Vortrag von Jürgen Warmbrunn im Rahmen der Tagung „NS-Bibliothekspolitik und -praxis in Europa“ in der Bibliothèque nationale du Luxembourg
Die Internationale Tagung wird von Claude D. Conter und Jean-Marie Reding geleitet.
Datum: 27.-29. Oktober 2022
Zu den Aufgaben der Luxemburger Nationalbibliothek gehört u.a. die Erforschung der Luxemburger Bibliothekslandschaft vom Echternacher Sriptorium bis ins 21. Jahrhundert. Die Tagung „NS-Bibliothekspolitik und -praxis in Europa“ schreibt sich in diesen Forschungsschwerpunkt ein. Ziel ist es, die Bibliothekslandschaft in den angeschlossenen und besetzten Gebieten im europäischen Vergleich zu beschreiben.

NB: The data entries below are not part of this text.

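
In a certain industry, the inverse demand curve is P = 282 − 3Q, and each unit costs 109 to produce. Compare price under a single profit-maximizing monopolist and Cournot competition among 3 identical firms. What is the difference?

P falls by 43.25

A monopolist chooses Q where MR = MC. MR = 282 − 6Q; setting this equal to 109 gives Q = 173/6 and P = 195.5.
In a 3-firm Cournot equilibrium, symmetry and the first-order condition give q = (282 − 109)/(12) = 173/12. So Q = 43.25 and P = 152.25.
Change in price: 152.25 − 195.5 = −43.25.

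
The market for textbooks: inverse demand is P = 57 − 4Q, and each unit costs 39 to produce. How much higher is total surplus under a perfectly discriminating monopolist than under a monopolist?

Monopoly sets MR = MC: 57 − 8Q = 39 ⇒ Q = 2.25, P = 57 − 4·2.25 = 48.
CS = ½·(57 − 48)·2.25 = 10.125; PS = (48 − 39)·2.25 = 20.25; TS = 30.375.
With perfect price discrimination, output is the efficient level Q = 4.5 (where demand meets MC), but every buyer pays their willingness to pay: CS = 0 and PS = total surplus.
TS = 40.5 (equal to competitive TS).
Change in total surplus: 40.5 − 30.375 = 10.125.

Total surplus rises by 10.125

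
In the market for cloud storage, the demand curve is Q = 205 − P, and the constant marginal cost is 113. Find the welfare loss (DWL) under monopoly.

Inverting demand: P = 205 − Q.
Perfect competition: P = MC = 113, so 205 − Q = 113 and Q = 92.
Monopoly sets MR = MC: 205 − 2Q = 113 ⇒ Q = 46, P = 205 − 46 = 159.
DWL is the triangle between Q = 46 and Q = 92: ½·(92 − 46)·(159 − 113) = 1058.

DWL = 1058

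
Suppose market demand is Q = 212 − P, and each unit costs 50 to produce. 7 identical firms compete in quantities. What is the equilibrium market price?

P = 70.25

Inverting demand: P = 212 − Q.
With 7 symmetric Cournot firms, each firm's FOC gives 212 − 8q = 50, so q = 20.25, Q = 7·20.25 = 141.75, and P = 70.25.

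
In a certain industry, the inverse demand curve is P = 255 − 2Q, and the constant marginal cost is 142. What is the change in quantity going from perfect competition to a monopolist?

Competitive firms price at marginal cost: P = 142, giving Q = 56.5.
Monopoly sets MR = MC: 255 − 4Q = 142 ⇒ Q = 28.25, P = 255 − 2·28.25 = 198.5.
Change in quantity: 28.25 − 56.5 = −28.25.

Quantity falls by 28.25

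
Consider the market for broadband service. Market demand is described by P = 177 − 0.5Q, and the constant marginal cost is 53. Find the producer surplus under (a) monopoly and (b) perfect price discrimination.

Monopoly: PS = 7688; Perfect PD: PS = 15376

Monopoly sets MR = MC: 177 − Q = 53 ⇒ Q = 124, P = 177 − 0.5·124 = 115.
PS = (115 − 53)·124 = 7688.
A perfectly discriminating monopolist sells every unit with P(Q) ≥ MC(Q), so output equals the competitive quantity Q = 248. Each buyer pays their reservation price, so CS = 0 and the firm captures all surplus.
PS = ½·(177 − 53)·248 = 15376.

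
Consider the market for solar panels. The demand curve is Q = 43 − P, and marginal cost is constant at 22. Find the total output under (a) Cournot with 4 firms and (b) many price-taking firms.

Inverting demand: P = 43 − Q.
In a 4-firm Cournot equilibrium, symmetry and the first-order condition give q = (43 − 22)/(5) = 4.2. So Q = 16.8 and P = 26.2.
Competitive firms price at marginal cost: P = 22, giving Q = 21.

Cournot: Q = 16.8; Competition: Q = 21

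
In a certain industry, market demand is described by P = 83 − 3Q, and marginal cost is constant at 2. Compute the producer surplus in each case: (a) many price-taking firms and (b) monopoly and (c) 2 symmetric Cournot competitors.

Competition: PS = 0; Monopoly: PS = 546.75; Cournot: PS = 486

Perfect competition: P = MC = 2, so 83 − 3Q = 2 and Q = 27.
PS = (2 − 2)·27 = 0.
Monopoly sets MR = MC: 83 − 6Q = 2 ⇒ Q = 13.5, P = 83 − 3·13.5 = 42.5.
PS = (42.5 − 2)·13.5 = 546.75.
Cournot with 2 identical firms: the symmetric best-response condition is 83 − 9q = 2. Each firm produces q = 9, total output Q = 18, price P = 29.
PS = (29 − 2)·18 = 486.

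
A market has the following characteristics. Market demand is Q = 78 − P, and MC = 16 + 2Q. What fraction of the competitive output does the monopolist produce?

Q_m/Q_c = 0.75

Inverting demand: P = 78 − Q.
The monopolist equates marginal revenue to marginal cost: 78 − 2Q = 16 + 2Q, so Q = 15.5. From demand, P = 62.5.
Under competition P = MC: 78 − Q = 16 + 2Q ⇒ Q = 62/3, P = 172/3.
Ratio Q_m/Q_c = 15.5/(62/3) = 0.75.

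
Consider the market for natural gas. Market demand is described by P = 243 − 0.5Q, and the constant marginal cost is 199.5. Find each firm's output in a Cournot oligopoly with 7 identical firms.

With 7 symmetric Cournot firms, each firm's FOC gives 243 − 4q = 199.5, so q = 10.875, Q = 7·10.875 = 76.125, and P = 3279/16.

q_i = 10.875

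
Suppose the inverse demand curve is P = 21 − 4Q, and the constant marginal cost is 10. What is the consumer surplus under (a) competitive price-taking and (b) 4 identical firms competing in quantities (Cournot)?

Competition: CS = 15.125; Cournot: CS = 9.68

Competitive firms price at marginal cost: P = 10, giving Q = 2.75.
CS = ½·(21 − 10)·2.75 = 15.125.
Cournot with 4 identical firms: the symmetric best-response condition is 21 − 20q = 10. Each firm produces q = 0.55, total output Q = 2.2, price P = 12.2.
CS = ½·(21 − 12.2)·2.2 = 9.68.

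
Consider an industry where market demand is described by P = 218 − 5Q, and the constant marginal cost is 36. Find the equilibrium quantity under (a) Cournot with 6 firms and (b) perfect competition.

Cournot with 6 identical firms: the symmetric best-response condition is 218 − 35q = 36. Each firm produces q = 5.2, total output Q = 31.2, price P = 62.
Competitive firms price at marginal cost: P = 36, giving Q = 36.4.

Cournot: Q = 31.2; Competition: Q = 36.4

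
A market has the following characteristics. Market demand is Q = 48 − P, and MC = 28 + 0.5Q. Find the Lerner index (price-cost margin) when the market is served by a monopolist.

Lerner index = 0.2

Inverting demand: P = 48 − Q.
Monopoly sets MR = MC: 48 − 2Q = 28 + 0.5Q ⇒ Q = 8, P = 48 − 8 = 40.
Lerner index = (P − MC)/P = (40 − 32)/40 = 0.2.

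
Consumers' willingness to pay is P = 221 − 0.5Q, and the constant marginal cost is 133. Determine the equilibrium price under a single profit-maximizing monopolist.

Monopoly sets MR = MC: 221 − Q = 133 ⇒ Q = 88, P = 221 − 0.5·88 = 177.

P = 177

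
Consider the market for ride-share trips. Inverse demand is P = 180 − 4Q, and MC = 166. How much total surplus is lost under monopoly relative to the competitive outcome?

Competitive firms price at marginal cost: P = 166, giving Q = 3.5.
The monopolist equates marginal revenue to marginal cost: 180 − 8Q = 166, so Q = 1.75. From demand, P = 173.
DWL is the triangle between Q = 1.75 and Q = 3.5: ½·(3.5 − 1.75)·(173 − 166) = 6.125.

DWL = 6.125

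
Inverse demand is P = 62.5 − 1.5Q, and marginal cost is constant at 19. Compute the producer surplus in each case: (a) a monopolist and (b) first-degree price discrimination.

Monopoly: PS = 315.375; Perfect PD: PS = 630.75

A monopolist chooses Q where MR = MC. MR = 62.5 − 3Q; setting this equal to 19 gives Q = 14.5 and P = 40.75.
PS = (40.75 − 19)·14.5 = 315.375.
A perfectly discriminating monopolist sells every unit with P(Q) ≥ MC(Q), so output equals the competitive quantity Q = 29. Each buyer pays their reservation price, so CS = 0 and the firm captures all surplus.
PS = ½·(62.5 − 19)·29 = 630.75.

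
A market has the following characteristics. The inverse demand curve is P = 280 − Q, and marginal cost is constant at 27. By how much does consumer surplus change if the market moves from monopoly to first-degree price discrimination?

Consumer surplus falls by 8001.125

The monopolist equates marginal revenue to marginal cost: 280 − 2Q = 27, so Q = 126.5. From demand, P = 153.5.
CS = ½·(280 − 153.5)·126.5 = 8001.125.
A perfectly discriminating monopolist sells every unit with P(Q) ≥ MC(Q), so output equals the competitive quantity Q = 253. Each buyer pays their reservation price, so CS = 0 and the firm captures all surplus.
CS = 0.
Change in consumer surplus: 0 − 8001.125 = −8001.125.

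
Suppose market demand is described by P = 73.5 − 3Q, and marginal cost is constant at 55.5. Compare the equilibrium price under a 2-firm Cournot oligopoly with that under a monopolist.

Cournot: P = 61.5; Monopoly: P = 64.5

In a 2-firm Cournot equilibrium, symmetry and the first-order condition give q = (73.5 − 55.5)/(9) = 2. So Q = 4 and P = 61.5.
A monopolist chooses Q where MR = MC. MR = 73.5 − 6Q; setting this equal to 55.5 gives Q = 3 and P = 64.5.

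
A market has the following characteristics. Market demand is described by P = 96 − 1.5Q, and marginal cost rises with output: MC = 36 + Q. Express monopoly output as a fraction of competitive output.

Q_m/Q_c = 0.625

The monopolist equates marginal revenue to marginal cost: 96 − 3Q = 36 + Q, so Q = 15. From demand, P = 73.5.
Competitive equilibrium sets price equal to marginal cost: 96 − 1.5Q = 36 + Q, so Q = 24 and P = 60.
Ratio Q_m/Q_c = 15/24 = 0.625.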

Ausgangspunkt der Tagung ist die Beobachtung, dass sich die Bibliothekslandschaften in Europa infolge der nationalsozialistischen Bibliothekspolitik wesentlich verändert hat. Zunächst wurde das Bibliothekswesen nach der Machtübernahme durch die Nationalsozialisten in Deutschland weitgehend umgekrempelt; neben Neubesetzungen und der politisch-ideologischen Umformung der Bibliotheken bestimmten das ›Generalreferat für das Bibliothekswesen‹ und der ›Reichsbeirat für Bibliotheksangelegenheiten‹ auch Veränderungen bezüglich des Ausbildungswesens, der Nutzungs-, Prüfungs- oder Katalogisierungsordnungen, wie etwa die Einführung des Deutschen Gesamtkatalogs. Vor allem aber wurden eine grundlegende Reform der Bestandspolitik und eine Aufteilung in unterschiedliche Kategorien von Bibliotheken mit je unterschiedlichen Aufgaben vorgenommen: wissenschaftliche Bibliotheken, ›Volksbüchereien‹ oder Schulbibliotheken. Wissenschaftliche Bibliotheken, also Staats-, Landes- und Universitätsbibliotheken, hatten aufgrund eines themen- und fächerübergreifenden Sammlungsauftrages eine weniger rigide Bestandspolitik als die ›Volksbüchereien‹, die zu einem zentralen Lenkungsinstrument der nationalsozialistischen Erziehungs-und Kulturpolitik wurden. Im Gegensatz zu den kommunal verwalteten ›Volksbüchereien‹ blieben die wissenschaftlichen Bibliotheken von den ›Säuberungen‹ der zumeist lückenhaften Listen und Inventare des ›schädlichen und unerwünschten Schrifttums‹ weitgehend verschont, wenngleich der Zugang und die Benutzung wissenschaftlicher Bibliotheken eingeschränkt oder gesperrt wurden; auch unterschieden sich die Prozeduren je nach Bibliothek und Ort; sogar die Titelaufnahme im Hauptkatalog oder in Sonderkatalogen wurde in den verschiedenen Gauen unterschiedlich gehandhabt.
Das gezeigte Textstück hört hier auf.